Killing Time with Board Games

What’s the maddest you’ve ever gotten playing a board game? Ever flip the board? Maybe storm out of the room in a huff telling your partner not to talk to you? My son plays a mean game of Uno to which I’ve been guilty of slightly overreacting a couple of times (it’s seriously not fair that he skips me like a gazillion times in a row only to end the streak with a Draw 4 card!). I’m sure we’ve all had our moments during a heated friendly game. A well-made game should get you emotionally invested. And those of us who are a little more on the competitive side, well, we can get a little hot under the collar during a tight match. It might cause dice to go flying.

That all being said, would you ever point a gun at a family member because of a game? No? Well, not everyone has that same answer. It happened – you can read the sad, sordid tale here.

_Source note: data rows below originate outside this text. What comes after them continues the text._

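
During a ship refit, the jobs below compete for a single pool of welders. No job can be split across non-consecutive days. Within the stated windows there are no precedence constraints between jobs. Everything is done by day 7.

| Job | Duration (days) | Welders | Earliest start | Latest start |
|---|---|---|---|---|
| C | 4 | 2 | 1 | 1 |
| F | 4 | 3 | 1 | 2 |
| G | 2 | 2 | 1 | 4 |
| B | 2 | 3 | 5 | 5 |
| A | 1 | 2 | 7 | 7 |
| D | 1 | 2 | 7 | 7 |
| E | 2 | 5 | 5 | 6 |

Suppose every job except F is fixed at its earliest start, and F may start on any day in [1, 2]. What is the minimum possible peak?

F@1: d1:7  d2:7  d3:5  d4:5  d5:8  d6:8  d7:4 → peak 8
F@2: d1:4  d2:7  d3:5  d4:5  d5:11  d6:8  d7:4 → peak 11
Best is F@1, peak 8.

8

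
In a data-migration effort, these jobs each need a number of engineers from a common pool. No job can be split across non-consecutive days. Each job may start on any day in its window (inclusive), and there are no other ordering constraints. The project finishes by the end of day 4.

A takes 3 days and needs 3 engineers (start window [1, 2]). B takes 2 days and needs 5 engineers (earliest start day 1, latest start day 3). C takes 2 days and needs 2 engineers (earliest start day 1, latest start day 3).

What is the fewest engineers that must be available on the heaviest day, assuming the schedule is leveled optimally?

Early-start (A@1, B@1, C@1) gives peak 10: d1:10  d2:10  d3:3  d4:0.
Shift C→3.
Schedule A@1, B@1, C@3: d1:8  d2:8  d3:5  d4:2 — peak 8.
No arrangement of the 18 feasible schedules does better.

8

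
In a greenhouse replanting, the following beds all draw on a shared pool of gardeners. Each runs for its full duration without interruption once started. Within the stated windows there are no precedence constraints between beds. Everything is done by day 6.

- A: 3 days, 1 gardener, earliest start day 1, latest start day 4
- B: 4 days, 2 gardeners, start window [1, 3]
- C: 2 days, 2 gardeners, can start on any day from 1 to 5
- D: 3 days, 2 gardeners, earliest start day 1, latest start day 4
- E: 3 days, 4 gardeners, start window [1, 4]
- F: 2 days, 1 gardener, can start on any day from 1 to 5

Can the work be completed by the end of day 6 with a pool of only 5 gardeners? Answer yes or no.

Total gardener-days = 35; over 6 days the average is 35/6 > 5, so some day must exceed 5.

no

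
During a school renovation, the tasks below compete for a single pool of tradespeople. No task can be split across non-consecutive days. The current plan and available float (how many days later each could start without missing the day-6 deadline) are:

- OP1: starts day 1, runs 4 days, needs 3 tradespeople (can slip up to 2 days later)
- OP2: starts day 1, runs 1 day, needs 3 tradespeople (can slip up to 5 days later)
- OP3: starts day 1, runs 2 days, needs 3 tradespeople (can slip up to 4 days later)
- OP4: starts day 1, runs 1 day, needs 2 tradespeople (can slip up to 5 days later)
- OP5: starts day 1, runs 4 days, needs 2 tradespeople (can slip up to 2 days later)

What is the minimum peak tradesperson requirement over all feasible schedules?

6

Early-start (OP1@1, OP2@1, OP3@1, OP4@1, OP5@1) gives peak 13: d1:13  d2:8  d3:5  d4:5  d5:0  d6:0.
Shift OP3→5, OP4→2, OP5→3.
Schedule OP1@1, OP2@1, OP3@5, OP4@2, OP5@3: d1:6  d2:5  d3:5  d4:5  d5:5  d6:5 — peak 6.
Total tradesperson-days = 31 over 6 days ⇒ peak ≥ ⌈31/6⌉ = 6, so 6 is optimal.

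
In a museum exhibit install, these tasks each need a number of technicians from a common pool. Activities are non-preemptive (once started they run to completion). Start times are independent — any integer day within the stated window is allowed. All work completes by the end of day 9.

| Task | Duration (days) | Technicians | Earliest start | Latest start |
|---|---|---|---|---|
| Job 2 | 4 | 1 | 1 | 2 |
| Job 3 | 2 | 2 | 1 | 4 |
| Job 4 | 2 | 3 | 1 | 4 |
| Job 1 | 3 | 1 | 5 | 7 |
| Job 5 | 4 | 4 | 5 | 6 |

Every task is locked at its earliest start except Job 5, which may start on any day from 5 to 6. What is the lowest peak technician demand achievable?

6

Job 5@5: d1:6  d2:6  d3:1  d4:1  d5:5  d6:5  d7:5  d8:4  d9:0 → peak 6
Job 5@6: d1:6  d2:6  d3:1  d4:1  d5:1  d6:5  d7:5  d8:4  d9:4 → peak 6
Best is Job 5@5, peak 6.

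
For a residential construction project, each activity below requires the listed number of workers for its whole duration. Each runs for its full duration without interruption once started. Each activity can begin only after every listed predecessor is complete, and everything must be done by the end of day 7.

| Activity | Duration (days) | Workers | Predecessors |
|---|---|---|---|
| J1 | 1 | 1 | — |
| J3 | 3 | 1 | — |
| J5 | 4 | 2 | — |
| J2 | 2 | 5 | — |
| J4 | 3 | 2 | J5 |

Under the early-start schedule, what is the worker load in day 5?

2

At early start, day 5 has: J4.
Demand: 2 = 2.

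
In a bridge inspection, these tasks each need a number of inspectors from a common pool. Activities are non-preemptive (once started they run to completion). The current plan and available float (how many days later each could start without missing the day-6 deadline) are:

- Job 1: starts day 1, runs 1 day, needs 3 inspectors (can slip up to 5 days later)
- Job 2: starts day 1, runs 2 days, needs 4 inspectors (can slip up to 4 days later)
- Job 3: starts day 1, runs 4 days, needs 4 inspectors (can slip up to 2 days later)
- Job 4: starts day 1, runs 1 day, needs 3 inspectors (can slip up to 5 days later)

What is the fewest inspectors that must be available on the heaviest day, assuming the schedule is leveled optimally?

7

Early-start (Job 1@1, Job 2@1, Job 3@1, Job 4@1) gives peak 14: d1:14  d2:8  d3:4  d4:4  d5:0  d6:0.
Shift Job 3→3, Job 4→2.
Schedule Job 1@1, Job 2@1, Job 3@3, Job 4@2: d1:7  d2:7  d3:4  d4:4  d5:4  d6:4 — peak 7.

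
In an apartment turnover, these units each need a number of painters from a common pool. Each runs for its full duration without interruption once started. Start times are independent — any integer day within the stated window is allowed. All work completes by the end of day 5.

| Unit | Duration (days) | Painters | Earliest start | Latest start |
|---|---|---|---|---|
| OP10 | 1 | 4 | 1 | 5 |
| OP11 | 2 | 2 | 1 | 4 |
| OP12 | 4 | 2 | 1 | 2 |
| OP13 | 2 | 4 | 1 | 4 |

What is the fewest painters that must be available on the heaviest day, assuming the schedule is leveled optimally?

6

Early-start (OP10@1, OP11@1, OP12@1, OP13@1) gives peak 12: d1:12  d2:8  d3:2  d4:2  d5:0.
Shift OP12→2, OP13→3.
Schedule OP10@1, OP11@1, OP12@2, OP13@3: d1:6  d2:4  d3:6  d4:6  d5:2 — peak 6.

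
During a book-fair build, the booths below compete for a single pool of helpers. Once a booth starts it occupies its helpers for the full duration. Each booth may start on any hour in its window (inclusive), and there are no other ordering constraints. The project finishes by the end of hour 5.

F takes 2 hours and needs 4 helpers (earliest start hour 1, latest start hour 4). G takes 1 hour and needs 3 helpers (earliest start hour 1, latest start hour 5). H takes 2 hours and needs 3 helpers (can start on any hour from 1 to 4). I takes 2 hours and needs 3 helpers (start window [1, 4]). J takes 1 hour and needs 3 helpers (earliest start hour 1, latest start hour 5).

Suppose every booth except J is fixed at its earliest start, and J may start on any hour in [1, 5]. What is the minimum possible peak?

13

J@1: h1:16  h2:10  h3:0  h4:0  h5:0 → peak 16
J@2: h1:13  h2:13  h3:0  h4:0  h5:0 → peak 13
J@3: h1:13  h2:10  h3:3  h4:0  h5:0 → peak 13
J@4: h1:13  h2:10  h3:0  h4:3  h5:0 → peak 13
J@5: h1:13  h2:10  h3:0  h4:0  h5:3 → peak 13
Best is J@2, peak 13.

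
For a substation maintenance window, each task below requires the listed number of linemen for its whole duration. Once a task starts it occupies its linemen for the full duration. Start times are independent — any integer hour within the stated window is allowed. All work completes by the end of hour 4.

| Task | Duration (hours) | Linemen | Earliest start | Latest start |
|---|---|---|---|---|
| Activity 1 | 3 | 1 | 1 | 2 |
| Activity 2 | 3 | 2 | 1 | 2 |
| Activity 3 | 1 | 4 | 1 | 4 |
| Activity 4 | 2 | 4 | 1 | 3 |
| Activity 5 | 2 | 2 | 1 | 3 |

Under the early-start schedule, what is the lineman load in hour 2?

At early start, hour 2 has: Activity 1, Activity 2, Activity 4, Activity 5.
Demand: 1 + 2 + 4 + 2 = 9.

9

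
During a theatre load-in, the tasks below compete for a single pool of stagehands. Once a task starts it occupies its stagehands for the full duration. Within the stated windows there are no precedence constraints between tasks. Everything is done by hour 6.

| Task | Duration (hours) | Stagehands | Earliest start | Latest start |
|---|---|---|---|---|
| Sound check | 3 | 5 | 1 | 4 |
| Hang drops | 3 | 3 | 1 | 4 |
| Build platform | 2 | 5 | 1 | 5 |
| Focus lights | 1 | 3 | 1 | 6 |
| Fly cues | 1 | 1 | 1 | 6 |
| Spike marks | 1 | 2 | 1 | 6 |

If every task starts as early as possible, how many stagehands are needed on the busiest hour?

19

Early-start schedule: Sound check@1, Hang drops@1, Build platform@1, Focus lights@1, Fly cues@1, Spike marks@1.
Load per hour: hour 1: 19, hour 2: 13, hour 3: 8, hour 4: 0, hour 5: 0, hour 6: 0.
Peak is 19.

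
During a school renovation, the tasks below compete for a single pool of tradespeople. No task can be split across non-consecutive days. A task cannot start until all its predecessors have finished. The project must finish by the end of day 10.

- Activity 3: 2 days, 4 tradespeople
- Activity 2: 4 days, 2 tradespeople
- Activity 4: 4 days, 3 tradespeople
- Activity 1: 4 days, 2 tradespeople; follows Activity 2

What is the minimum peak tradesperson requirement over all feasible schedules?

Early-start (Activity 3@1, Activity 2@1, Activity 4@1, Activity 1@5) gives peak 9: d1:9  d2:9  d3:5  d4:5  d5:2  d6:2  d7:2  d8:2  d9:0  d10:0.
Shift Activity 2→3, Activity 4→3, Activity 1→7.
Schedule Activity 3@1, Activity 2@3, Activity 4@3, Activity 1@7: d1:4  d2:4  d3:5  d4:5  d5:5  d6:5  d7:2  d8:2  d9:2  d10:2 — peak 5.

5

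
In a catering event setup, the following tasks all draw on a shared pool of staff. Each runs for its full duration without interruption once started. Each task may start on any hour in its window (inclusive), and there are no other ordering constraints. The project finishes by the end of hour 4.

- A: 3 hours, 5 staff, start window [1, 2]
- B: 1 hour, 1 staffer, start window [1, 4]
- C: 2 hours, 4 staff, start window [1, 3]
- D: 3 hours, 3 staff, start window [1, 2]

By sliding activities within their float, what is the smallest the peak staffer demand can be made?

12

Early-start (A@1, B@1, C@1, D@1) gives peak 13: h1:13  h2:12  h3:8  h4:0.
Shift D→2.
Schedule A@1, B@1, C@1, D@2: h1:10  h2:12  h3:8  h4:3 — peak 12.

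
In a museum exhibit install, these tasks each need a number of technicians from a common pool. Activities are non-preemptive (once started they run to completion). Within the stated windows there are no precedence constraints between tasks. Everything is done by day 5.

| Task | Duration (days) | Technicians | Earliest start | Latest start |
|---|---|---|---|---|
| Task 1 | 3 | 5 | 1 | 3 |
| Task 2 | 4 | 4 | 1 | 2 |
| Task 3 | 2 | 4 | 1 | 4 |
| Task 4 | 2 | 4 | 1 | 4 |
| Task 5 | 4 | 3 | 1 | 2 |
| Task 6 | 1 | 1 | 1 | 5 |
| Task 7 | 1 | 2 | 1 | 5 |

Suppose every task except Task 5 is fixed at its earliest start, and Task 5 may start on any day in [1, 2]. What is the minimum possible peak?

20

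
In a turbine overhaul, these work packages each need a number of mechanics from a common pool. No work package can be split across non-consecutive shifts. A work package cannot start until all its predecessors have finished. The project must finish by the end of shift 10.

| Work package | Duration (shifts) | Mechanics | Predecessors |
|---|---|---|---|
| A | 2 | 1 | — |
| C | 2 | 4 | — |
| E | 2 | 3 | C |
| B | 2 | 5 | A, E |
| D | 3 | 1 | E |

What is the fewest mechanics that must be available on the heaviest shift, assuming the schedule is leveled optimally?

Early-start (A@1, C@1, E@3, B@5, D@5) gives peak 6: s1:5  s2:5  s3:3  s4:3  s5:6  s6:6  s7:1  s8:0  s9:0  s10:0.
Shift D→7.
Schedule A@1, C@1, E@3, B@5, D@7: s1:5  s2:5  s3:3  s4:3  s5:5  s6:5  s7:1  s8:1  s9:1  s10:0 — peak 5.

5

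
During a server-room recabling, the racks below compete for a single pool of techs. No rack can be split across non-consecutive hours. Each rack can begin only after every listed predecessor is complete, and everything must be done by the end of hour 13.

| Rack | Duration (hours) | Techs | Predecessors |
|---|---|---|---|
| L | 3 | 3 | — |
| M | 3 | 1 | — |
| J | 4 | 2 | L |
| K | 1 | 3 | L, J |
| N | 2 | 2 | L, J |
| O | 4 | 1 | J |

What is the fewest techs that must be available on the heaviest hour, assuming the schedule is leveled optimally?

3

Early-start (L@1, M@1, J@4, K@8, N@8, O@8) gives peak 6: h1:4  h2:4  h3:4  h4:2  h5:2  h6:2  h7:2  h8:6  h9:3  h10:1  h11:1  h12:0  h13:0.
Shift M→4, N→9, O→9.
Schedule L@1, M@4, J@4, K@8, N@9, O@9: h1:3  h2:3  h3:3  h4:3  h5:3  h6:3  h7:2  h8:3  h9:3  h10:3  h11:1  h12:1  h13:0 — peak 3.
Total tech-hours = 31 over 13 hours ⇒ peak ≥ ⌈31/13⌉ = 3, so 3 is optimal.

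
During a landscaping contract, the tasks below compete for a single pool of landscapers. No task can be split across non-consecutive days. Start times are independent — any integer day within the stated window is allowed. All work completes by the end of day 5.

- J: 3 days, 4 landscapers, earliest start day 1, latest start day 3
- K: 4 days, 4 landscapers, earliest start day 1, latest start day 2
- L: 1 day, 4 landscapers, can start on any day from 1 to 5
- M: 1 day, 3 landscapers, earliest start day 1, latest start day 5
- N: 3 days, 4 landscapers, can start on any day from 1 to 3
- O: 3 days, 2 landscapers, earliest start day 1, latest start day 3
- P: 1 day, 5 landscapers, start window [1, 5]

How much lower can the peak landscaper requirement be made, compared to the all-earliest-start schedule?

12

Early-start peak: d1:26  d2:14  d3:14  d4:4  d5:0 ⇒ 26.
Leveled (J@1, K@1, L@1, M@2, N@3, O@1, P@4): d1:14  d2:13  d3:14  d4:13  d5:4 ⇒ 14.
Reduction 26 − 14 = 12.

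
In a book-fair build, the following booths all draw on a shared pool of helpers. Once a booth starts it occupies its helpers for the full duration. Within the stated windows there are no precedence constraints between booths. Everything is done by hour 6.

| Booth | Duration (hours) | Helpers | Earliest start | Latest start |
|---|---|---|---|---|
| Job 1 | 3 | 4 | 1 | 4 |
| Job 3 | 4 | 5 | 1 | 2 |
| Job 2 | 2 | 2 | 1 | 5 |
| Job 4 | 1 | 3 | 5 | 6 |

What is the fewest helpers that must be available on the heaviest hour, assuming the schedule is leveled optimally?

Early-start (Job 1@1, Job 3@1, Job 2@1, Job 4@5) gives peak 11: h1:11  h2:11  h3:9  h4:5  h5:3  h6:0.
Shift Job 2→4.
Schedule Job 1@1, Job 3@1, Job 2@4, Job 4@5: h1:9  h2:9  h3:9  h4:7  h5:5  h6:0 — peak 9.

9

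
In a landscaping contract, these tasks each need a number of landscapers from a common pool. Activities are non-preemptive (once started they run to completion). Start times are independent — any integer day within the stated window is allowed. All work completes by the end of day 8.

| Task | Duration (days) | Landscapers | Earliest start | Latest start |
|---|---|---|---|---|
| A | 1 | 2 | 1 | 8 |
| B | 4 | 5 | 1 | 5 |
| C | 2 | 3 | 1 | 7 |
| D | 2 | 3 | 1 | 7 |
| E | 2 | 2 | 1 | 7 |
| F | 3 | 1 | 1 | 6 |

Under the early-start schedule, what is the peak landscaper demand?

16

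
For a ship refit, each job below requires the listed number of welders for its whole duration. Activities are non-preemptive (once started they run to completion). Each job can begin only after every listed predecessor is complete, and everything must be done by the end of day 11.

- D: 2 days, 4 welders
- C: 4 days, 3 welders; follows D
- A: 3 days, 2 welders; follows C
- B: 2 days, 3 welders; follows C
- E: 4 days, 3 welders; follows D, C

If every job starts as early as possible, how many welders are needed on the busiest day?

Early-start schedule: D@1, C@3, A@7, B@7, E@7.
Load per day: day 1: 4, day 2: 4, day 3: 3, day 4: 3, day 5: 3, day 6: 3, day 7: 8, day 8: 8, day 9: 5, day 10: 3, day 11: 0.
Peak is 8.

8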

A dad pulls a gun on his daughter over Battleship? Seriously, Battleship!? Not even Monopoly where money is involved? How into the game do you have to be to feel that threatening your kid’s life is an acceptable response to getting your Destroyer sunk? One of the charges the father was arrested for, besides aggravated assault, was suspicion of intoxication. Oh, really? Ya think? You mean he wasn’t totally sober when he dragged his daughter back into the house by her hair and stuck a loaded rifle in her face? Shocking. To think of something like this happening over a board game…there are no words. We live in a world where you might be advised to wear Kevlar before stepping up to a game of Yahtzee. Sad.